Many thousands of bytes have been wasted imploring programmers to think of their jobs in terms of the value they generate. It’s not about the code goes the common refrain: the customers don’t care. Instead of wasting time thinking, we’re told, we should be generating revenue for the shareholders and value for the customers.
I’ve been around the industry for almost fourteen years now. I’ve worked with startups small, growing, and large. I’ve worked with big enterprise businesses. The number one most valuable thing you bring to the table is your brain and your ability to think.
If someone tells you, a programmer, not to think: run!
It’s Not About Value Alone
Designing a solution to a problem requires context. If your problem is that you want to connect two cities separated by a river you’ll need to build a bridge. Your context is the river, the estimated traffic between the cities, how long the bridge needs to last, weather patterns in the area, and so on. An engineer designs a solution to the problem in the confines of the context.

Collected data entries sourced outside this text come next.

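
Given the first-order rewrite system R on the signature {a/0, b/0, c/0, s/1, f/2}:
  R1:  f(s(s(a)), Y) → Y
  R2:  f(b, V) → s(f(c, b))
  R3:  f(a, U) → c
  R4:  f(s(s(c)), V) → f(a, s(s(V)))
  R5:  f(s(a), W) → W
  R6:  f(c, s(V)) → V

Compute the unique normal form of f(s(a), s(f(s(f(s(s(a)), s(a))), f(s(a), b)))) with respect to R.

1. f(s(a), s(f(s(f(s(s(a)), s(a))), f(s(a), b))))  →  s(f(s(f(s(s(a)), s(a))), f(s(a), b)))   [R5 at ε]
2. s(f(s(f(s(s(a)), s(a))), f(s(a), b)))  →  s(f(s(s(a)), f(s(a), b)))   [R1 at 1.1.1]
3. s(f(s(s(a)), f(s(a), b)))  →  s(f(s(a), b))   [R1 at 1]
4. s(f(s(a), b))  →  s(b)   [R5 at 1]

s(b)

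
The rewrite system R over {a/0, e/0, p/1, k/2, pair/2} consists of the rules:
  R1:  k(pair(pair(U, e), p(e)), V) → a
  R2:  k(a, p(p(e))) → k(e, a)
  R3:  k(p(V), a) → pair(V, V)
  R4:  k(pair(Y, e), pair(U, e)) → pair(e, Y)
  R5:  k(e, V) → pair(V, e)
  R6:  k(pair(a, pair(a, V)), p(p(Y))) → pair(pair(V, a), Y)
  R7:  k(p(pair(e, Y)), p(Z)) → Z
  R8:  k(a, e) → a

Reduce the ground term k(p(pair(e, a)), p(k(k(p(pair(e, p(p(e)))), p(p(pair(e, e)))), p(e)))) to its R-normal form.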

In a similar fashion we need to design software within a context. When I’m working on designing a system that a business or people will depend on one of the first things I ask myself is, what is the worst thing that could happen when this fails? I keep a list of the answers and use them in the requirements gathering and specification phases of a project. You have to be able to think precisely in the domain of the problem and consider all of the variables within the context that the system will exist in. If the answer to the question is somwhere along the lines of, not much, then I know I don’t need to be so formal; a unit test suite will make a fine specification and using a dynamic language to get things done fast at the expense of occasional errors is tolerable. If one of the answers is, someone would lose money or someone could be put in harms way then I know I need to take the time to write formal specifications.
Tech Matters
Nobody cares what languages you use. In a way this is true: unless I’ve told them they have no idea if I’ve written the system using Lisp or Haskell. They don’t even know what those are most of the time. Most people don’t know what the fuel-injection timing is in their vehicle or what effect it has.
However it does matter to you and they are trusting you to make the right decisions. The choice matters because some requirements of the system are more easily managed with automated tools that check correctness for you rather than relying on you or your programmers to not make errors.
The computer language you use on the team can affect anything from developer productivity to system correctness. A language like Haskell puts training wheels on programming so that programmers cannnot, a priori, make certain classes of common mistakes. Lisp makes it trivial to extend the language into the problem domain so that you can solve the problem in a more direct fashion. The team needs to agree on the best choice of language for the problem domain.
The stakeholders care what technologies you’re using. They may not know what any of it is. They’re trusting you, the professional programmer, to make the appropriate choices on their behalf.
The customers care because they will value different properties of the solution for different reasons. They want to know their data is safe. They appreciate software that is fast to load and is responsive. They want accurate, consistent results. They don’t want it to crash or update right when they’re trying to get some work done.
Our choices as programmers affect all of these concerns. If you need to render a 3-D scene sixty times a second there’s almost certainly no way your system can wait for a garbage collection pause in the middle of rendering a frame. If your web service stores financial transaction data you will want to use a storage service that has ACID properties. The technological choices you make will matter to your users even if they don’t know what those choices are or why they matter.
Choices Do Not Exist In a Vaccuum
Software is not a highly regulated industry. And yet we often write software for industries that are: motor vehicle transportation, food and drug manufacturing, science and engineering, and so on. The common method we use to regulate software, in my limited experience, is for our customers to trust us to protect them. Some regulations might force us to adopt certain processes or take perscribed precautions. In the end it’s all about how much over the speed limit you’re comfortable with driving.
I personally don’t think that is good enough. We have proven ourselves willing and able to cheat the system in the name of profits: a software system that allowed engineers to fudge test results, an online tax reporting system that leaks user information, and so on. When we are not personally liable it’s our customers who pay the price.
The code you write matters. You may have some cynical opinions about its value. You may not care about the quality of it. Don’t let profit be one of of the reasons for the way you act. There is value in taking responsibility for your customers and their users seriously and doing your due diligence.